Now the former Colombian army captain is just as scrupulously detailing how paramilitaries bled dry not just businesses and landowners, large and small, but public officials who either turned over chunks of their government budgets and revenue or were killed.

"They justify it by saying they were defending the fatherland, but most of these people ended up behaving like any other common criminal," said one prosecutor, who like other officials interviewed for this story spoke anonymously for fear of reprisal.

The wrenching confessions by Fierro and 3,200 other militia leaders, being made one by one in highly guarded rooms in this city's civic center and in Medellin and Bogota, the capital, shine a light on a sordid chapter in Colombia's 4-decade-long civil war.

"What the government is trying to do is reconstruct the truth," said a university researcher. "With that, it can dispense justice and finally order reparations to the victims.

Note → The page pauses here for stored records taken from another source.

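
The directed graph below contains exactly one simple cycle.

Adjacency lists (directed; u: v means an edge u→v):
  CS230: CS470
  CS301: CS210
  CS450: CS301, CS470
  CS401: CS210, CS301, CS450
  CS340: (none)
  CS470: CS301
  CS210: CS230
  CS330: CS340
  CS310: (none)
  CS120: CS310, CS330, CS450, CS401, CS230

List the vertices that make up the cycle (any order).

CS210, CS230, CS301, CS470

DFS with gray/black marking from CS230:
CS230 gray
  CS470 gray
    CS301 gray
      CS210 gray
        CS210→CS230: CS230 is gray → back edge
Back edge closes the cycle CS230 → CS470 → CS301 → CS210 → CS230; its vertices are {CS210, CS230, CS301, CS470}.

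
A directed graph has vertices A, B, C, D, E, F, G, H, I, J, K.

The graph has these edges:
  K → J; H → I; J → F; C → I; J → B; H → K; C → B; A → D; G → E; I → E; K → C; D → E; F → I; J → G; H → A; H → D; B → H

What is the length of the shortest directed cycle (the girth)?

4

For each vertex v, BFS finds the shortest path from v back to v.
The shortest such closed walk is H → K → J → B → H, length 4.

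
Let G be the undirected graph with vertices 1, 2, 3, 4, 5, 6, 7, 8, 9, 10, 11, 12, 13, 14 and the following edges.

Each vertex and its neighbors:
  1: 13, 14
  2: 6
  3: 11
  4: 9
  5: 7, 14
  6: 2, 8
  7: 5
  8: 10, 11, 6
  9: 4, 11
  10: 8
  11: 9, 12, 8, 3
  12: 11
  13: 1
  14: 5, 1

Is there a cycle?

No

DFS, tracking each vertex's parent; an edge to a visited non-parent vertex closes a cycle.
Start from 2:
visit 2 (parent –)
  visit 6 (parent 2)
    6–2: parent, skip
    visit 8 (parent 6)
      visit 10 (parent 8)
        10–8: parent, skip
      visit 11 (parent 8)
        visit 9 (parent 11)
          visit 4 (parent 9)
            4–9: parent, skip
          9–11: parent, skip
        visit 12 (parent 11)
          12–11: parent, skip
        11–8: parent, skip
        visit 3 (parent 11)
          3–11: parent, skip
      8–6: parent, skip
visit 1 (parent –)
  visit 13 (parent 1)
    13–1: parent, skip
  visit 14 (parent 1)
    visit 5 (parent 14)
      visit 7 (parent 5)
        7–5: parent, skip
      5–14: parent, skip
    14–1: parent, skip
No non-parent visited neighbor found — the graph is a forest.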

But it's all a gamble. The versions so far are incomplete and don't always coincide."

From 2003 to '06, Fierro was in charge of this city and most of Atlantico state as a sectional leader of the Northern Block paramilitary army. He answered to the block's supreme commander, Rodrigo Tovar, who last May was extradited to the United States to face drug and terrorism charges.

In a recent interview in this city's Modelo prison, where he has been an inmate for two years, Fierro said his troops and other militias took the fight to the leftist guerrillas because the central government was incapable of doing so.